Public Projects with Preferences and Predictions

Published: 01 Jan 2024, Last Modified: 11 Apr 2025CoRR 2024EveryoneRevisionsBibTeXCC BY-SA 4.0
Abstract: When making a decision as a group, there are two primary paradigms: aggregating preferences (e.g. voting, mechanism design) and aggregating information (e.g. discussion, consulting, forecasting). Almost all formally-studied group decisionmaking mechanisms fall under one paradigm or the other, but not both. We consider a public projects problem with the objective of maximizing utilitarian social welfare. Decisionmakers have both preferences, modeled as utility functions over the alternatives; and information, modeled as Bayesian signals relevant to the alternatives' external welfare impact. Aligning incentives is highly challenging because, on the one hand, agents can provide bad information in order to manipulate the mechanism into satisfying their preferences; and on the other hand, they can misreport their preferences to favor selection of an alternative for which their information rewards are high. We propose a two-stage mechanism for this problem.

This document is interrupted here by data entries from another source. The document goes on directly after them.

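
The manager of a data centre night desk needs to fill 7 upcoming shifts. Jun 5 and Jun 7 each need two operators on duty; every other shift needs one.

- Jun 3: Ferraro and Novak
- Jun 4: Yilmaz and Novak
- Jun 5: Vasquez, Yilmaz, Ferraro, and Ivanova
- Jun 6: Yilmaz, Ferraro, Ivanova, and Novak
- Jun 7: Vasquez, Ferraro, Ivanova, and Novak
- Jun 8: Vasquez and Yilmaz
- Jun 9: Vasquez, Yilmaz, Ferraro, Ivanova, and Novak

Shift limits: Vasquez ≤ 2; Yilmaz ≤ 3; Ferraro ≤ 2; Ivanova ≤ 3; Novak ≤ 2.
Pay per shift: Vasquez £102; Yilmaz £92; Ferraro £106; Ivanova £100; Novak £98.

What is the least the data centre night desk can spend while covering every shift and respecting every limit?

Picking the cheapest available operator for each shift independently would cost £856, but that ignores the shift limits.
An optimal schedule: Jun 3→Novak, Jun 4→Yilmaz, Jun 5→Ivanova+Vasquez, Jun 6→Yilmaz, Jun 7→Novak+Ivanova, Jun 8→Yilmaz, Jun 9→Ivanova.
Total: 98 + 92 + 100 + 102 + 92 + 98 + 100 + 92 + 100 = £874.

£874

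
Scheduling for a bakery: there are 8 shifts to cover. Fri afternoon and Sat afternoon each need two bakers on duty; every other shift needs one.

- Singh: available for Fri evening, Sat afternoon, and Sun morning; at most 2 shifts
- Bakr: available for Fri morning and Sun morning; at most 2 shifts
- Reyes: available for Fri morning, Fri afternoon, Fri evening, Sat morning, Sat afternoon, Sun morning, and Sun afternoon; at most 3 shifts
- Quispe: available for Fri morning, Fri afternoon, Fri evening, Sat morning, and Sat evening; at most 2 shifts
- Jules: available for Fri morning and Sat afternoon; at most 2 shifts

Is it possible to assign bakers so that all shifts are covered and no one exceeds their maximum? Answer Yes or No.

Yes

Fri afternoon can only be covered by Reyes and Quispe, so that assignment is forced.
Sat evening can only be covered by Quispe, so that assignment is forced.
Sun afternoon can only be covered by Reyes, so that assignment is forced.
One valid schedule: Fri morning→Bakr, Fri afternoon→Reyes+Quispe, Fri evening→Singh, Sat morning→Reyes, Sat afternoon→Singh+Jules, Sat evening→Quispe, Sun morning→Bakr, Sun afternoon→Reyes.
Loads: Singh 2/2, Bakr 2/2, Reyes 3/3, Quispe 2/2, Jules 1/2 — all within limits.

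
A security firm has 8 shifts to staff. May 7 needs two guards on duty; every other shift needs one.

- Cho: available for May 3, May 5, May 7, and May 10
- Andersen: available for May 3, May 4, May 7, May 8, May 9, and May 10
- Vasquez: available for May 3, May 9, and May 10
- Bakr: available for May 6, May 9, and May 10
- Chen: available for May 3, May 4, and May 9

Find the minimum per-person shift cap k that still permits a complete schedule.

2

With 5 guards and 9 worker-slots to fill, someone must work at least ⌈9/5⌉ = 2 shifts, so k ≥ 2.
k = 2 works: May 3→Vasquez, May 4→Chen, May 5→Cho, May 6→Bakr, May 7→Cho+Andersen, May 8→Andersen, May 9→Vasquez, May 10→Bakr.
Loads: Cho 2, Andersen 2, Vasquez 2, Bakr 2, Chen 1 — all ≤ 2.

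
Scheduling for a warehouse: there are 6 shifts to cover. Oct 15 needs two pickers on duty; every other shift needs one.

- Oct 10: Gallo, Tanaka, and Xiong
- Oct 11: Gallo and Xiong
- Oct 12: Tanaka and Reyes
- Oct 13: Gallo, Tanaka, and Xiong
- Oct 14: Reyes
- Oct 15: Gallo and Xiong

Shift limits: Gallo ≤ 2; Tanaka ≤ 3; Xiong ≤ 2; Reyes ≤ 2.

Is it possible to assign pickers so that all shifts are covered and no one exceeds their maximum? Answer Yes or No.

Yes

Oct 14 can only be covered by Reyes, so that assignment is forced.
Oct 15 can only be covered by Gallo and Xiong, so that assignment is forced.
One valid schedule: Oct 10→Tanaka, Oct 11→Gallo, Oct 12→Tanaka, Oct 13→Tanaka, Oct 14→Reyes, Oct 15→Gallo+Xiong.
Loads: Gallo 2/2, Tanaka 3/3, Xiong 1/2, Reyes 1/2 — all within limits.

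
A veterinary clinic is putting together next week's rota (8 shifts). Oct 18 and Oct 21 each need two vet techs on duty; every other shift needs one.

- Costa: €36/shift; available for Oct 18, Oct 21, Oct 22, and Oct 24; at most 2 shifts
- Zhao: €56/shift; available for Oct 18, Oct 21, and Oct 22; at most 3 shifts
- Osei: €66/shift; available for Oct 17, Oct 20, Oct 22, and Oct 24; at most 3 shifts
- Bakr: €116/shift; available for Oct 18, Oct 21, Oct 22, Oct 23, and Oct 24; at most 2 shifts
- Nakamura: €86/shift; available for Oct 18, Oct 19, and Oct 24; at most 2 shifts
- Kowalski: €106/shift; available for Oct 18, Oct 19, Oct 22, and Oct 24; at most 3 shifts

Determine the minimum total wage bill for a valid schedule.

€640

Oct 17 can only be covered by Osei, so that assignment is forced.
Oct 20 can only be covered by Osei, so that assignment is forced.
Oct 23 can only be covered by Bakr, so that assignment is forced.
Picking the cheapest available vet tech for each shift independently would cost €590, but that ignores the shift limits.
An optimal schedule: Oct 17→Osei, Oct 18→Costa+Zhao, Oct 19→Nakamura, Oct 20→Osei, Oct 21→Costa+Zhao, Oct 22→Zhao, Oct 23→Bakr, Oct 24→Osei.
Total: 66 + 36 + 56 + 86 + 66 + 36 + 56 + 56 + 116 + 66 = €640.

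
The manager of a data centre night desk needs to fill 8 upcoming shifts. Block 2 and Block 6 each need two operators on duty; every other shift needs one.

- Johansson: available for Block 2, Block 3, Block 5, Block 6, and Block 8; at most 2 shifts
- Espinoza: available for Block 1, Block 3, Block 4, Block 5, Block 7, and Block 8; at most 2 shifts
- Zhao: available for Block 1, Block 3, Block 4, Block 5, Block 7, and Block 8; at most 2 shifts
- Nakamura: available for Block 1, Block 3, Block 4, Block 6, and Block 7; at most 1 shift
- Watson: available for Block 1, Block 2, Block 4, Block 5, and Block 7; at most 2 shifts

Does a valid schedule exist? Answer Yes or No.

Total capacity is 2+2+2+1+2 = 9 but 10 worker-slots are needed — infeasible.

No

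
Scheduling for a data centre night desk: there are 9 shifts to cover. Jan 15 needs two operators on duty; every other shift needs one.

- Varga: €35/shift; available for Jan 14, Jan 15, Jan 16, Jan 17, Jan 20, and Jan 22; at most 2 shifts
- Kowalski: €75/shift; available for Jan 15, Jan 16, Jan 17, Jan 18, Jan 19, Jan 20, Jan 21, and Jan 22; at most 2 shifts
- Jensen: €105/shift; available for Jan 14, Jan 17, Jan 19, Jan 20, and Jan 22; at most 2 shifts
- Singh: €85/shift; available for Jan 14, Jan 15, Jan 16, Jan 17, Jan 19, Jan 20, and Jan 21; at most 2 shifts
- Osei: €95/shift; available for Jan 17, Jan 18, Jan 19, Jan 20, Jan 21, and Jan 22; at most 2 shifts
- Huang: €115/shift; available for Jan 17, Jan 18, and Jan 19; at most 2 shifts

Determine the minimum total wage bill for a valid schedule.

€790

Picking the cheapest available operator for each shift independently would cost €510, but that ignores the shift limits.
An optimal schedule: Jan 14→Varga, Jan 15→Varga+Kowalski, Jan 16→Kowalski, Jan 17→Osei, Jan 18→Osei, Jan 19→Jensen, Jan 20→Singh, Jan 21→Singh, Jan 22→Jensen.
Total: 35 + 35 + 75 + 75 + 95 + 95 + 105 + 85 + 85 + 105 = €790.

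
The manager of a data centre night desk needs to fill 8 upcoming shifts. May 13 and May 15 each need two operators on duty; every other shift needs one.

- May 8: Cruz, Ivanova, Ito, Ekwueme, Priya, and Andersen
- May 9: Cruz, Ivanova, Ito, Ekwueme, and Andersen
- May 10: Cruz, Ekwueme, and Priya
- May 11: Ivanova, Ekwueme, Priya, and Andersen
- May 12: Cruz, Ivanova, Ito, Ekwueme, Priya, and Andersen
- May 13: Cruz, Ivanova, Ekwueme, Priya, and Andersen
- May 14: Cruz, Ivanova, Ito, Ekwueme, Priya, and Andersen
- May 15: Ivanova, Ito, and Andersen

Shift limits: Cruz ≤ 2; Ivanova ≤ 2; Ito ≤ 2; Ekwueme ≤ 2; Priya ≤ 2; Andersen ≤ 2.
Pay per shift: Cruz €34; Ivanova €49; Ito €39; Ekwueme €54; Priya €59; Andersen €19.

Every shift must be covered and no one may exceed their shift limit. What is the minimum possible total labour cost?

Picking the cheapest available operator for each shift independently would cost €240, but that ignores the shift limits.
An optimal schedule: May 8→Ito, May 9→Cruz, May 10→Cruz, May 11→Andersen, May 12→Ivanova, May 13→Ivanova+Ekwueme, May 14→Ekwueme, May 15→Andersen+Ito.
Total: 39 + 34 + 34 + 19 + 49 + 49 + 54 + 54 + 19 + 39 = €390.

€390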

The forecasting stage aggregates information using either a wagering mechanism or a prediction market (the mechanism is modular and compatible with both). The voting stage aggregates preferences, together with the forecasts from the previous stage, and selects an alternative by leveraging the recently-studied Quadratic Transfers Mechanism. We show that, when carefully combined, the entire two-stage mechanism is robust to manipulation of all forms, and under weak assumptions, satisfies Price of Anarchy guarantees. In the case of two alternatives, the Price of Anarchy tends to 1 as natural measures of the "size" of the population grow large. In most cases, the mechanisms achieve a balanced budget as well. We also give the first nonasymptotic Price of Anarchy guarantee for the Quadratic Transfers Mechanism, a result of independent interest.